Rolex does not disclose financial information, but Morgan Stanley estimates that the brand’s turnover grew from CHF 8 billion in 2021 to CHF 10.1 billion last year. In the same interview, Mr Dufour cautions against over-production leading to rising inventories with retailers and the risk of discounting.

“2024 will be a challenge. A phase in which all manufacturers were doing well is coming to an end. In good times, too much is often produced. When the markets weaken, as is the case now, watch dealers come under pressure and respond with discounts. This is extremely problematic because discounts damage emotional products like ours,” he describes.

Inventories in the channel have been rising, even in the United States, the largest market in the world for Swiss watches.
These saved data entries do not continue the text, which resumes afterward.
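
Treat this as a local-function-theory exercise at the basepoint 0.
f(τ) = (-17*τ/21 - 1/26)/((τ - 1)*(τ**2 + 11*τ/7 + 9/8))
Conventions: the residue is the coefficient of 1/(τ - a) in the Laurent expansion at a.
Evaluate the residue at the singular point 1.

At the order-1 pole 1 set g(τ) = (τ - (1))*f(τ) = (-17*τ/21 - 1/26)/(τ**2 + 11*τ/7 + 9/8).
Simple pole: residue = g(a) at a = 1, which is -1852/8073.

The residue is -1852/8073.


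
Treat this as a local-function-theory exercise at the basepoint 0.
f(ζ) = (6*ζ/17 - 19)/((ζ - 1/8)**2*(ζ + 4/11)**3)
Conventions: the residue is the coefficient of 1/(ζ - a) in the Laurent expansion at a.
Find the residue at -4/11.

The residue is -58151368704/58119617.

At the order-3 pole -4/11 set g(ζ) = (ζ - (-4/11))^3*f(ζ) = (6*ζ/17 - 19)/(ζ - 1/8)**2.
Order-3 pole: residue = g''(a)/2; g''(-4/11) = -116302737408/58119617, so the residue is -58151368704/58119617.


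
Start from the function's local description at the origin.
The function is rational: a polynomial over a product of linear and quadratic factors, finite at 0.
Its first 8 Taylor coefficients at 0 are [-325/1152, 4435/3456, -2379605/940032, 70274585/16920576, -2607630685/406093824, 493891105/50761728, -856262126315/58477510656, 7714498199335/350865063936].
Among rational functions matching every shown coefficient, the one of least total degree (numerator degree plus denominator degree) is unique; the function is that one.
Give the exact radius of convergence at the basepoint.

The radius of convergence is 2/3.

No rational of total degree below 5 reproduces all 8 coefficients; solving the [2/3] Pade equations on them gives f(γ) = (4*γ**2/17 + 12*γ/5 - 13/12)/((γ + 2/3)*(γ + 12/5)**2), whose expansion matches every shown term.
Denominator factor (γ + 12/5)^2: pole of order 2 at -12/5, modulus 12/5.
Denominator factor (γ + 2/3): pole of order 1 at -2/3, modulus 2/3.
The radius of convergence is the smallest modulus among the singular points: 2/3.


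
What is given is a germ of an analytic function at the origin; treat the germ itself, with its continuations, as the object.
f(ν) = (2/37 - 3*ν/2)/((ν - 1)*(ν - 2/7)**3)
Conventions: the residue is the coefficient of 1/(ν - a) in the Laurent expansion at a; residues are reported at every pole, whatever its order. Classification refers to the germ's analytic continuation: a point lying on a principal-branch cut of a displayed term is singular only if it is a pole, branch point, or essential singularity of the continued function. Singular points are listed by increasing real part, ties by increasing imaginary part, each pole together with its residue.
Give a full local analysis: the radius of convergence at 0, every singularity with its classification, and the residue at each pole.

Denominator factor (ν - 1): pole of order 1 at 1, modulus 1.
Denominator factor (ν - 2/7)^3: pole of order 3 at 2/7, modulus 2/7.
The radius of convergence is the smallest modulus among the singular points: 2/7.
At the order-3 pole 2/7 set g(ν) = (ν - (2/7))^3*f(ν) = (2/37 - 3*ν/2)/(ν - 1).
Order-3 pole: residue = g''(a)/2; g''(2/7) = 36701/4625, so the residue is 36701/9250.
At the order-1 pole 1 set g(ν) = (ν - (1))*f(ν) = (2/37 - 3*ν/2)/(ν - 2/7)**3.
Simple pole: residue = g(a) at a = 1, which is -36701/9250.
List the singular points by increasing real part (a conjugate pair: the negative imaginary part first).

Radius of convergence at 0: 2/7.
At 2/7: a pole of order 3; residue 36701/9250.
At 1: a pole of order 1; residue -36701/9250.


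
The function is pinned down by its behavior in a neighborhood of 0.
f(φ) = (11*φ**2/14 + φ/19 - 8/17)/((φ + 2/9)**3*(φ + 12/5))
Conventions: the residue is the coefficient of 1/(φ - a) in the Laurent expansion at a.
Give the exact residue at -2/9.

The residue is 202366755/532008778.

At the order-3 pole -2/9 set g(φ) = (φ - (-2/9))^3*f(φ) = (11*φ**2/14 + φ/19 - 8/17)/(φ + 12/5).
Order-3 pole: residue = g''(a)/2; g''(-2/9) = 202366755/266004389, so the residue is 202366755/532008778.


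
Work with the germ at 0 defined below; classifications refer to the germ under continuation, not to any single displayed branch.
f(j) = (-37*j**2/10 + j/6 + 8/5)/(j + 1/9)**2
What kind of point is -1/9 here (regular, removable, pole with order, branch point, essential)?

The point is a pole of order 2.

The denominator factor j + 1/9 vanishes at -1/9 and appears to the power 2; the numerator there equals 622/405, nonzero, and no other factor vanishes.
Hence a pole whose order is the multiplicity, 2.


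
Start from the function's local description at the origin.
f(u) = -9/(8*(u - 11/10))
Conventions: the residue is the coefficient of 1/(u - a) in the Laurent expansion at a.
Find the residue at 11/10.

The residue is -9/8.

At the order-1 pole 11/10 set g(u) = (u - (11/10))*f(u) = -9/8.
Simple pole: residue = g(a) at a = 11/10, which is -9/8.


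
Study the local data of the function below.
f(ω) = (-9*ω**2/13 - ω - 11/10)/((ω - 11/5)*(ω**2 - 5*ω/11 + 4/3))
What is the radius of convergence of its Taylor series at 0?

The radius of convergence is (2/3)*sqrt(3).

Denominator factor (ω**2 - 5*ω/11 + 4/3): discriminant -1861/363, complex-conjugate roots (5/22) + ((1/66)*sqrt(5583))*i and (5/22) - ((1/66)*sqrt(5583))*i; poles of order 1, moduli (2/3)*sqrt(3) and (2/3)*sqrt(3).
Denominator factor (ω - 11/5): pole of order 1 at 11/5, modulus 11/5.
The radius of convergence is the smallest modulus among the singular points: (2/3)*sqrt(3).


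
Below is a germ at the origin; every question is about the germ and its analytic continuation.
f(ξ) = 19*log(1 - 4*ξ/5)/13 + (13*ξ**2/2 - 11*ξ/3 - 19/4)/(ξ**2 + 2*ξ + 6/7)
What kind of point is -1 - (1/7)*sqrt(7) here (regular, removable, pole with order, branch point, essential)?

The point is a pole of order 1.

The denominator factor ξ**2 + 2*ξ + 6/7 vanishes at -1 - (1/7)*sqrt(7) and appears to the power 1; the numerator there equals 533/84 + (50/21)*sqrt(7), nonzero, and no other factor vanishes.
The branch terms are analytic at this point.
Hence a pole whose order is the multiplicity, 1.


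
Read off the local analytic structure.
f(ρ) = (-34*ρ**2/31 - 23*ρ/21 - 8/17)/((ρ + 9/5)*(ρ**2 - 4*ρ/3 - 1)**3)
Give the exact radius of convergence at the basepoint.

Denominator factor (ρ + 9/5): pole of order 1 at -9/5, modulus 9/5.
Denominator factor (ρ**2 - 4*ρ/3 - 1)^3: discriminant 52/9, real irrational roots 2/3 + (1/3)*sqrt(13) and 2/3 - (1/3)*sqrt(13); poles of order 3, moduli 2/3 + (1/3)*sqrt(13) and -2/3 + (1/3)*sqrt(13).
The radius of convergence is the smallest modulus among the singular points: -2/3 + (1/3)*sqrt(13).

The radius of convergence is -2/3 + (1/3)*sqrt(13).


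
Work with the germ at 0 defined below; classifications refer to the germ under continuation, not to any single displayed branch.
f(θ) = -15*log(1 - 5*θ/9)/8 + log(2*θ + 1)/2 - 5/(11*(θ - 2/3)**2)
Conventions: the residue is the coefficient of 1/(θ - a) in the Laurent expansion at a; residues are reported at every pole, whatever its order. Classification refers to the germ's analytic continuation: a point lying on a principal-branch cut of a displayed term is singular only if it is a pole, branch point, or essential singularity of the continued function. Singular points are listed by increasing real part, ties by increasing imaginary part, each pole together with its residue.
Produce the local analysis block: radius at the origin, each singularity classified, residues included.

Radius of convergence at 0: 1/2.
At -1/2: a logarithmic branch point.
At 2/3: a pole of order 2; residue 0.
At 9/5: a logarithmic branch point.

Denominator factor (θ - 2/3)^2: pole of order 2 at 2/3, modulus 2/3.
Branch term (-15/8)*log(1 - θ/(9/5)): its argument vanishes at θ = 9/5, a logarithmic branch point, modulus 9/5.
Branch term (1/2)*log(1 - θ/(-1/2)): its argument vanishes at θ = -1/2, a logarithmic branch point, modulus 1/2.
The radius of convergence is the smallest modulus among the singular points: 1/2.
The branch terms are analytic at 2/3 and contribute nothing to the residue; only the rational part matters.
At the order-2 pole 2/3 set g(θ) = (θ - (2/3))^2*(rational part) = -5/11.
Order-2 pole: residue = g'(a); g'(2/3) = 0, so the residue is 0.
List the singular points by increasing real part (a conjugate pair: the negative imaginary part first).


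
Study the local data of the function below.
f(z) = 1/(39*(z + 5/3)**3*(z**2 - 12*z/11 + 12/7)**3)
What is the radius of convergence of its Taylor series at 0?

The radius of convergence is (2/7)*sqrt(21).

Denominator factor (z + 5/3)^3: pole of order 3 at -5/3, modulus 5/3.
Denominator factor (z**2 - 12*z/11 + 12/7)^3: discriminant -4800/847, complex-conjugate roots (6/11) + ((20/77)*sqrt(21))*i and (6/11) - ((20/77)*sqrt(21))*i; poles of order 3, moduli (2/7)*sqrt(21) and (2/7)*sqrt(21).
The radius of convergence is the smallest modulus among the singular points: (2/7)*sqrt(21).


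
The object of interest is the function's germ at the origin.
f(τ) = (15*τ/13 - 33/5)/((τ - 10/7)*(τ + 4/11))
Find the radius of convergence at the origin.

The radius of convergence is 4/11.

Denominator factor (τ - 10/7): pole of order 1 at 10/7, modulus 10/7.
Denominator factor (τ + 4/11): pole of order 1 at -4/11, modulus 4/11.
The radius of convergence is the smallest modulus among the singular points: 4/11.


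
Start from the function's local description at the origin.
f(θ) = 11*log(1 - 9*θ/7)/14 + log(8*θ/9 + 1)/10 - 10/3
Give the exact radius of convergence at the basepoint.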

Luxury Barometer, a US-based analyst of retail watch sales and inventories, said that sales across all price points were down almost 9% in January while month-end inventory increased in value by 10%.

The UK has seen the value of Swiss watch imports coming into the country exceed retail sales every month since May 2023, according to GfK, which could have the dual effect of reducing waiting lists for hot watches and building up inventories.

All luxury Swiss watch manufacturers have been increasing prices over recent years. In addition, the average transaction values are rising as brands focus on more complicated pieces and using more precious metals. In addition to wider inflationary pressures from, Mr Dufour says the Swiss watchmaking industry faces additional challenges.

“We produce everything here at Swiss costs. So the franc is a challenge,” he notes. “Raw material costs have also risen massively. A kilo of gold currently costs almost CHF 66,000. Thirty years ago, when I started in the watch industry, it was still CHF 18,000. Of course this makes the watches more expensive,” he adds.